In this assignment we will extend this technique for a variable number of measurement points $$x_i$$ ($$1 \leq i \leq n$$) which do not necessarily coincide with the integers, and which may even have different distances between them. The only thing we assume is that $$x_i < x_j$$ is always valid if $$i < j$$, in other words, that increasing $$x$$-values were applied when measuring (or that the measurements were sorted in that order).

To estimate the value $$y_s = f(x_s)$$ which matches the $$x$$-value $$x_s$$ — which lies between the successive $$x$$-values $$x_i$$ and $$x_{i+1}$$ — we still use the formula for linear interpolation: \[ y_s = y_i + (x_s-x_i)\frac{(y_{i+1}-y_i)}{(x_{i+1}-x_i)} \]

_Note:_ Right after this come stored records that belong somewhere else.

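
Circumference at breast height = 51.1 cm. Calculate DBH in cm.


Formula: DBH = C / pi
DBH = 51.1 / pi
pi = 3.14159...
DBH = 16.3 cm

16.3


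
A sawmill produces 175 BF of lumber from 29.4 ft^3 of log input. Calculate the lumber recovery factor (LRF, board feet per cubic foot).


Formula: LRF = Lumber Output (BF) / Log Input (ft^3)
LRF = 175 BF / 29.4 ft^3
LRF = 5.95 BF/ft^3

5.95


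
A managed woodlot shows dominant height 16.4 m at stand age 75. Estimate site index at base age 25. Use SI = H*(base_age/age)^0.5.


Formula: SI = H_dom * (base_age / age)^0.5
Age ratio = 25 / 75 = 0.33333
sqrt(age_ratio) = 0.57735
SI = 16.4 * 0.57735 = 9.5 m

9.5


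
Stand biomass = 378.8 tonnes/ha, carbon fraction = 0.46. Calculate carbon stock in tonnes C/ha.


Formula: Carbon Stock = Biomass * Carbon Fraction
C = 378.8 t/ha * 0.46
C = 174.2 t C/ha

174.2


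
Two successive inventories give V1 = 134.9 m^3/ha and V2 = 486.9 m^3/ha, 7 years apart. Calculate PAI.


Formula: PAI = (V_T2 - V_T1) / (T2 - T1)
Volume increment = 486.9 - 134.9 = 352.0 m^3/ha
PAI = 352.0 / 7 = 50.29 m^3/ha/year

50.29


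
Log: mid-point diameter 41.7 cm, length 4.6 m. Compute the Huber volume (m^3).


Huber: V = Am * L,  Am = pi*(Dm/200)^2
Am = pi*(41.7/200)^2 = 0.136572 m^2
V = 0.136572*4.6 = 0.6282 m^3

0.6282


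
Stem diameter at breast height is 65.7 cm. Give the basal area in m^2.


Formula: BA = pi * (DBH/2)^2 / 10000  (cm^2 to m^2)
Radius = DBH/2 = 65.7/2 = 32.85 cm
BA = pi * 32.85^2 / 10000
   = 3390.1633 cm^2 / 10000
   = 0.339 m^2

0.339


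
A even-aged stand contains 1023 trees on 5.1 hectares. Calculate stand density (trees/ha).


Formula: Stand Density = N_trees / Area_ha
Density = 1023 trees / 5.1 ha
Density = 201 trees/ha

201


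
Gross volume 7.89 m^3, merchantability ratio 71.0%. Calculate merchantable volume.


Formula: MV = V_total * (merchantable_pct / 100)
Merchantable fraction = 71.0% / 100 = 0.71
MV = 7.89 m^3 * 0.71 = 5.602 m^3

5.602


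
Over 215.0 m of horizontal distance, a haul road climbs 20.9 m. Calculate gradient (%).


Formula: Gradient = rise / run * 100
Gradient = 20.9 / 215.0 * 100 = 9.7%

9.7


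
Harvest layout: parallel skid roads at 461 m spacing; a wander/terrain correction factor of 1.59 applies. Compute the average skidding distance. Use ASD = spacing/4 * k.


Formula: ASD = (spacing / 4) * correction
Uncorrected distance = spacing / 4 = 461 / 4 = 115.25 m
ASD = 115.25 * 1.59 = 183 m

183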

example of linear interpolation

Assignment

Write a function interpolationto which two arguments must be passed. The first argument is a list of measurement points, where each measurement point is represented as a tuple $$(x, y)$$ where $$x, y \in \mathbb{R}$$. The second argument is a number l $$x_s \in \mathbb{R}$$. If the $$x$$-values of the given measurement points are not give in ascending order, then the function should return the string 'invalid input'. If the given $$x$$-value $$x_s$$ is not within the range of the measurement points ($$x_s < x_1$$ of $$x_s > x_n$$), then the function should return the string 'out of range'. Otherwise the function should return the $$y$$-value $$y_s \in \mathbb{R}$$ that, according to the principle of linear interpolation, corresponds with the given $$x$$-value $$x_s$$.

Example

>>> interpolation([(4.88, -2.15), (6.42, -0.45), (6.99, 3.93), (7.69, -3.64)], 5.45)
-1.5207792207792203
>>> interpolation([(3.3, 1.26), (4.25, -0.27), (6.17, 3.53), (8.16, 2.47)], 8.11)
2.496633165829146
>>> interpolation([(2.24, 1.66), (3.5, 0.43), (3.96, -0.57), (4.35, -0.25)], 5.56)
'out of range'
>>> interpolation([(2.61, -1.97), (1.66, -0.05), (3.33, -0.93), (5.18, -0.58)], 7.1)
'invalid input'